Path to UW-Eau Claire, entrepreneurship
Having the opportunity to be part of a student team of entrepreneurs and to participate in a statewide entrepreneurial contest — all with the support of professors and others on campus — is exactly what he’d been looking for when he came to UW-Eau Claire, says Fitzhenry, noting that the university’s smaller classes and personal interactions with faculty are what convinced him to become a Blugold.
“Having professors who know and recognize you is a great feeling, and it’s allowed me to discover new passions and to position myself comfortably,” Fitzhenry says.
While he’s now excited about the field of entrepreneurship, it wasn’t a career path that was even on Fitzhenry’s radar when he began his college career.
“I initially wanted to be a materials scientist, so I spent my first few semesters at UWEC taking chemistry and physics courses,” Fitzhenry says. “I quickly discovered I was not driven to continue that path, so I took a leap of faith and switched to business. I switched my majors around quite a few times and ended up finding my passion with management-entrepreneurship and a minor in physics.”
He’s now eager to see where his marketing and entrepreneurship studies will take him.
“Growing up, I always had a vision of introducing some positive change or innovation to the world,” Fitzhenry says. “I never knew what idea that possibly could be, but I found myself trusting that my passions and hobbies would allow me to build on a vision from bottom up. Trusting my shift back to the business world, I immediately found my place, and I’ve never looked back.”

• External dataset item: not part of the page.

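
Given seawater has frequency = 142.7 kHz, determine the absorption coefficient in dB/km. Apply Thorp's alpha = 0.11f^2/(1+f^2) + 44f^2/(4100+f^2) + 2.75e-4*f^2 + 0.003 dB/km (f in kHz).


f^2 = 20363.29
alpha = 0.11*20363.29/(1+20363.29) + 44*20363.29/(4100+20363.29) + 2.75e-4*20363.29 + 0.003 = 42.339

42.339 dB/km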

Fitzhenry already is bringing his dreams of making positive change in the world through innovation to life through his work with ParityBlu. That is possible because UW-Eau Claire and its faculty and staff encourage students to think big and to embrace every opportunity, he says.
“I’ve found myself surrounded by opportunities that are created and supported by amazing people,” Fitzhenry says. “Having an amazing safety net of support has allowed me to try new things and take risks. From this, I’ve been able to find myself and rediscover my passions, and I will continue to carry that mindset throughout the rest of my lifetime.”